THAT old adage: you find your true friends in a crisis.

Matt Hancock has been busying himself with what my former news editor used to call a "reverse ferret".

"It's the National Health Service not the International Health Service,” the minister punned last year as he announced a rise in the NHS levy for migrants from £400 to £624.

The increase is due to start in October this year, even migrant NHS staff will pay the higher fee in order to benefit from the very system they work to support.

Yet this week the health secretary's tune has changed. "Many of those who have died who are from the NHS were people who came to this country to make a difference," he said, "And they did, and they’ve given their lives in sacrifice, and we salute them."

The coronavirus crisis has brought a great many things in to sharp relief, not least making starkly visible how essential migrants are to our health service.

It was impossible not to notice that the first medics to die while working in the UK's hospitals to treat Covid-19 patients were migrants to this country. Dr Adil el-Tayar, 64, a transplant surgeon from Sudan. Dr Amged El-Hawrani, 55, an ENT consultant and also Sudanese. Dr Habib Zaidi, 76, a general practitioner from Pakistan. Dr Alfa Sa’adu, 68, a geriatrician from Nigeria.

These were the first four. At least eight migrant doctors have now died in England's hospitals, coming from Egypt, India and Sri Lanka. The cruelty and stupidity of the government's hostile immigration policy becomes humiliatingly plain.

Yet the fact that the NHS is propped up by its migrant workforce - and that it was built with support from a migrant workforce - is hardly news. The Caribbean nurses who arrived in Britian post World War II to help build the NHS were the start of a tradition of the service relying on outside help.

It does today: almost one in three doctors were not born in the UK while around one in five nurses are from overseas. In social care, migrant workers currently make up more than 18 per cent of the workforce.

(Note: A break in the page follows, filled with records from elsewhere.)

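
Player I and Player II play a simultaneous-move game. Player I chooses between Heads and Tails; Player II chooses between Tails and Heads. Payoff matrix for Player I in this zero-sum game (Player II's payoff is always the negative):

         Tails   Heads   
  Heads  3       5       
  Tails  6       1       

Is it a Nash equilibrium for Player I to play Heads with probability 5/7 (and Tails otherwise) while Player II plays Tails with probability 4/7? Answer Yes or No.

Check Player II's indifference given Player I's mix p = 5/7:
  payoff from Tails = -27/7; payoff from Heads = -27/7 — equal.
Check Player I's indifference given Player II's mix q = 4/7:
  payoff from Heads = 27/7; payoff from Tails = 27/7 — equal.
Both players are indifferent, so neither can profitably deviate.

Yes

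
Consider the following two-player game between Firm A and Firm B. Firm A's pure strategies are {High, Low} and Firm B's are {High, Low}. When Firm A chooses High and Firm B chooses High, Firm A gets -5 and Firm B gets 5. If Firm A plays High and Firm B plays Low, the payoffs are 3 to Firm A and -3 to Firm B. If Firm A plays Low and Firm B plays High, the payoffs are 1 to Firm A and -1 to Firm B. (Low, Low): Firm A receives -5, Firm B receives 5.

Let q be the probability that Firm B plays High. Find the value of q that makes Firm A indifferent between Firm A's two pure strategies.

q = 4/7

In a mixed equilibrium Firm A is indifferent between High and Low; this condition fixes q.
  Firm A's payoff from High: q·(-5) + (1−q)·3 = -8q + 3
  Firm A's payoff from Low: q·1 + (1−q)·(-5) = 6q - 5
  -8q + 3 = 6q - 5  ⇒  -14q = -8  ⇒  q = 4/7.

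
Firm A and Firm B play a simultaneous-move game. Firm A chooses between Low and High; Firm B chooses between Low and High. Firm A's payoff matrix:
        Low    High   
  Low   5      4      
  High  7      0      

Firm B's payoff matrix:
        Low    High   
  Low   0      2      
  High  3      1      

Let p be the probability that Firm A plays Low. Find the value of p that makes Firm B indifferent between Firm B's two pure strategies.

Set Firm B's expected payoff from Low equal to that from High:
  Firm B's payoff from Low: p·0 + (1−p)·3 = -3p + 3
  Firm B's payoff from High: p·2 + (1−p)·1 = p + 1
  -3p + 3 = p + 1  ⇒  -4p = -2  ⇒  p = 1/2.

p = 1/2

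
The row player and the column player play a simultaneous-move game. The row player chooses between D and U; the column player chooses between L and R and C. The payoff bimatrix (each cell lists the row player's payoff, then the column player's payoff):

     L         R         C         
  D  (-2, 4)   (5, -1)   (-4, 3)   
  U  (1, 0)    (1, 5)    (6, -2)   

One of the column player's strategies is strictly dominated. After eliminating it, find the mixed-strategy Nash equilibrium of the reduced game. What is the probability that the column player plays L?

q = 4/7

The column player's strategy C is strictly dominated by L: 4 > 3 and 0 > -2. Eliminate C.
The column player's mix must leave the row player indifferent between D and U.
  the row player's payoff from D: q·(-2) + (1−q)·5 = -7q + 5
  the row player's payoff from U: q·1 + (1−q)·1 = 1
  -7q + 5 = 1  ⇒  -7q = -4  ⇒  q = 4/7.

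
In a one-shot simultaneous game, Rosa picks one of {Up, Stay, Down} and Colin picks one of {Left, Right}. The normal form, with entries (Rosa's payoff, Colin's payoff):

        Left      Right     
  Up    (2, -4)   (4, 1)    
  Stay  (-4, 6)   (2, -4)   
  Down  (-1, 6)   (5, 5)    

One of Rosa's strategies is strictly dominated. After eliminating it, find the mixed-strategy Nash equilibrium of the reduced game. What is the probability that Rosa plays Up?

p = 1/6

Rosa's strategy Stay is strictly dominated by Down: -1 > -4 and 5 > 2. Eliminate Stay.
For Colin to be willing to mix, Colin must be indifferent between Left and Right, which pins down Rosa's mix.
  Colin's payoff to Left: p·(-4) + (1−p)·6 = -10p + 6
  Colin's payoff to Right: p·1 + (1−p)·5 = -4p + 5
  -10p + 6 = -4p + 5  ⇒  -6p = -1  ⇒  p = 1/6.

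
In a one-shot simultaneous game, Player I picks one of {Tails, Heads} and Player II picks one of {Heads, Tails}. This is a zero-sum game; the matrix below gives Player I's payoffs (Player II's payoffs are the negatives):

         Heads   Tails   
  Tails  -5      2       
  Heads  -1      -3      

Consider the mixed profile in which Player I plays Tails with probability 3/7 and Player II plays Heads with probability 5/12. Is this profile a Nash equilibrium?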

What are bargain these medics are. Other countries pay for their learning and expertise - often countries more impoverished than the UK - and we benefit. On arrival they pay out in expensive visas and the NHS levy.

Their welcome to our health services includes a dose of discrimination, structural inequality described in a report by the General Medical Council as being caused by "multiple and intricately linked" factors. The GMC describes an "us and them" dynamic leaving migrant doctors without sufficient supports to settle into their new jobs and lives.

Even among peers there is an issue with migrant doctors being considered outsiders.

Internationally steps are being taken to make the most of migrant workers to support health services.

In the United States immigrants make up more than 25 per cent of all doctors but the wait for a green card can be lengthy. Now the worst affected states, New Jersey and New York, have cleared the path of bureaucracy and allow those who have graduated from overseas medical schools to work.

Germany put out a call to give training to foreign nurses and doctors who are not licensed yet to practice in the country and hundreds responded.

As doctors from China, Cuba and Russia arrive in Italy to help the Covid-19 response there, France has allowed its health services to recruit refugee graduates of medicine, pharmacy and dentistry.

Spain's government has plans to fast-track the status of 200 foreign-born doctors.

Home Secretary Priti Patel, who has been curiously absent during the coronavirus crisis should step forward now. The government has been focused on appealing to retired medics to step forward.

Yet there is a pool of migrant and asylum seeking talent that could be mobilised by allowing the GMC to increase registration of doctors and nurses.

Here, visas of nearly 3000 NHS staff from abroad have been extended for a year free of charge but this is not enough. There have been, rightly, calls for NHS workers to be given permanent visas. Hundreds of qualified people are unable to practice - the GMC and the government should be fast tracking their accreditation.

This is time for solidarity. The government has shown it can move quickly to create solutions that plug gaps in our failing systems.

The Brexit narrative came with warnings that Britain would lose much needed talent from overseas. If European countries are making it easier for doctors and nurses to work during a time when all hands are needed on deck then it stands that the NHS could lose as professionals unable to work here go where they can be useful.

Last night so many of those who took to their doorsteps with pots, pans and bonhomie to #ClapForOurCarers will have been the same voters who elected a Tory government on the back of its promises to tighten up immigration as a strawman fix to the UK's problems.

How many of those people fell for the lie that the migrant population strains the NHS's resources?

One hopes that, as they have seen the faces of Dr El-Hawrani and Dr el-Tayar staring from the front pages of newspapers, as they have read the story of nurse Alice Kit Tak Ong who gave 44 years of her life to the NHS before coronavirus killed her, they might stop and pause to reflect on who their true friends are in this crisis.

We owe a life's debt of gratitude to our migrant NHS workers and, when the coronavirus crisis is over, thanks to them, that cannot be forgotten.

It's never too late to pivot and urge for the right things to be done.